Yogyakarta – Kedelai nasional yang dibudidaya oleh petani lokal memiliki potensi untuk diolah dan dikembangkan menjadi primadona melalui branding, sehingga akan memberikan keuntungan ekonomi baik kepada petani maupun pelaku usaha agribisnis. Syaratnya adalah
paradigma lama pola pikir tentang kedelai yang hanya diolah jadi tempe dan dijual dipasar maupun diwarung warung kecil, diubah dengan membranding tempe hingga dijual dicafe dan memiliki gengsi tersendiri, tentunya dengan proses pengolahan yang higenis dan packaging yang menarik.
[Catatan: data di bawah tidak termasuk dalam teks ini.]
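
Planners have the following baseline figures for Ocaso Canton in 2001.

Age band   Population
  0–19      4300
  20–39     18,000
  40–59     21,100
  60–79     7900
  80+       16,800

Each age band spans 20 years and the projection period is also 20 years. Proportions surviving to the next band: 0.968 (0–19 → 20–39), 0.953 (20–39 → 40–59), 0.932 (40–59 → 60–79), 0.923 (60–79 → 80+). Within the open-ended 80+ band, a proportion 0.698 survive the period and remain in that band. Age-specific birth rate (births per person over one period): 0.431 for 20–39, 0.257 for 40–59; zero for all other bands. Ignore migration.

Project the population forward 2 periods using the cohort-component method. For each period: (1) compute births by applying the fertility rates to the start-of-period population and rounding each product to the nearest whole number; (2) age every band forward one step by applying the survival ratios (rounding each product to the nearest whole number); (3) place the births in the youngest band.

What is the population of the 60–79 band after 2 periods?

15988

Let band 1 be 0–19 through band 5 = 80+.
— Period 1 —
Births: 18000 × 0.431 = 7758  |  21100 × 0.257 = 5423 → 13181
Band 2: 4300 × 0.968 = 4162
Band 3: 18000 × 0.953 = 17154
Band 4: 21100 × 0.932 = 19665
Band 5: 7900 × 0.923 + 16800 × 0.698 = 7292 + 11726 = 19018
→ [13181, 4162, 17154, 19665, 19018]
— Period 2 —
Births: 4162 × 0.431 = 1794  |  17154 × 0.257 = 4409 → 6203
Band 2: 13181 × 0.968 = 12759
Band 3: 4162 × 0.953 = 3966
Band 4: 17154 × 0.932 = 15988
Band 5: 19665 × 0.923 + 19018 × 0.698 = 18151 + 13275 = 31426
→ [6203, 12759, 3966, 15988, 31426]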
Sedangkan jika diolah dan langsung dijual hanya memberikan sedikit keuntungan.
“Nilai tambah produk hasil olahan hanya memberikan peningkatan 5% pendapatan, untuk meningkatkannya, maka pendekatannya adalah komoditas di branding, branding jauh memberikan keuntungan yang lebih besar, analoginya, jika beli kopi sekilo harga 50.000, jika kita ke cafe secangkir kopi diharga 50 ribu artinya yang kita beli adalah brand. Nah yang saya inginkan demikian juga, untuk tempe dari kedelai lokal dinaikan statusnya diolah, packaging dan dibranding, sehingga memiliki nilai jual yang tinggi kata Direktur Jenderal Tanaman Pangan Gatot Irianto di Festival Produk Olahan Kedelai Nasional yang diselenggarakan di Jogya Expo Center (10/12).
Gatot menambahkan, “saatnya kita angkat kedelai lokal pendekatannya adalah kita jualan brand. Elit, terbatas dan ini semakin akan dicari orang. Yang harus dilakukan adalah diolah secara higenis, dipackaging yang menarik dan kemudian di branding. Jadi berbicara peningkatan pendapatan maka kita harus jualan brand. Kedelai lokal ini yang akan kita branding,”.
Sementara itu mewakili Gubernur DIY, Assisten Bidang Keistimewaan , Didiek Purwadi mengatakan, kedelai lokal mempunyai peluang besar karena ada perubahan pola makan masyarakat dari hewani ke nabati, ini peluang bagi dunia usaha dibidang pangan olahan”.